Despite the many benefits of bail reform, critics cry wolf that the increase of people released pretrial has led to a spike in violent crime in New York. Growing research shows those claims are misleading, if not outright false.
Despite those hallowed cries, state lawmakers have twice amended the state’s bail laws. In July 2020, that expands cases where judges can set cash bail to include harm to a person or property charges, certain weapon possession-related charges, repeat offense cases, among others. In March 2022, Gov. Kathy Hochul again amended the state’s bail laws by expanding cases that are bail eligible, including weapons charges, and allowing judges to set bail in repeat-offense cases.
In an analysis by the Brennan Center, “The Facts on Bail Reform and Crime Rates in New York State,” co-author Ames Grawert made three key findings about the state’s bail reform:
- There is no evidence linking bail reform to the 2020 – 21 crime increase.
- Crime rose in jurisdictions — both with and without bail reform.
- Crime is complex, and policymakers should be wary of simplistic answers.
“I think the most important takeaway is that we’re still fairly early in the history of bail reform in New York. We’re only now starting to get information on how the law works and how it’s interacted with crime rates,” said Grawert, senior legal counsel for the Brennan Center’s Justice Program. “But if you’re looking for evidence that bail reform caused crime to rise, you’d be coming up blank right now.”
‘He Did Not Die in Vain’
In May 2013, after three years housed at Rikers Island an innocent man, Browder was released and the charges against him dropped. Prosecutors told the judge they had trouble finding the man who initially accused the two boys of assault and theft. The judge ruled the “district attorney is really in a position right now where they cannot proceed. She added, “It is their intention to dismiss the case.”
Browder, now 20, had endured countless delays and rejected numerous plea deals with the belief he would prove his innocence during trial. By then, he had missed his high school prom, graduation, and any chance of starting college along with his peers. Though he proved victorious, the emotional damage had long been done.
Browder’s mom, Venida, said he stopped speaking with friends. He grew angry at the slightest things.
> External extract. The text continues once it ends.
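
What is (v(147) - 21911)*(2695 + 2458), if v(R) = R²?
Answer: -1556206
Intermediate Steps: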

There were times he would just stare off into space. It was a stark difference from the playful young man who enjoyed copying his older brother’s workouts.
“He was afraid to trust anybody,” Vendia told The Marshall Project. “He even told me one time, ‘I don’t know if I can trust you.’”
Browder tried to acclimate into everyday life. He earned his GED. He was hired as a part-time security guard, but was fired. He enrolled at a local community college. He spoke with girls, but the conversations never made it far; the anxiety of having to explain his situation too overwhelming to continue.
He feared that the police were out to get him, and he was skeptical of his surroundings — that anything or anyone was listening, waiting to get him. Venida Browder said her son was susceptible to mood swings, and when angry he often paced the four corners of his room like he had done in jail.
On June 6, 2015, two years after his release, Browder died by suicide at his childhood home. He was 22. “Physically, he was here,” Venida Browder told The Marshall Project. “But mentally he was still in Rikers.”
Years after his death, then-New York City Mayor Bill de Blasio said Browder “caused a lot of people to act, and a lot of changes we are making at Rikers Island right now are the result of the example of Kalief Browder.”
“I wish we hadn’t lost him,” de Blasio said. “But he did not die in vain.”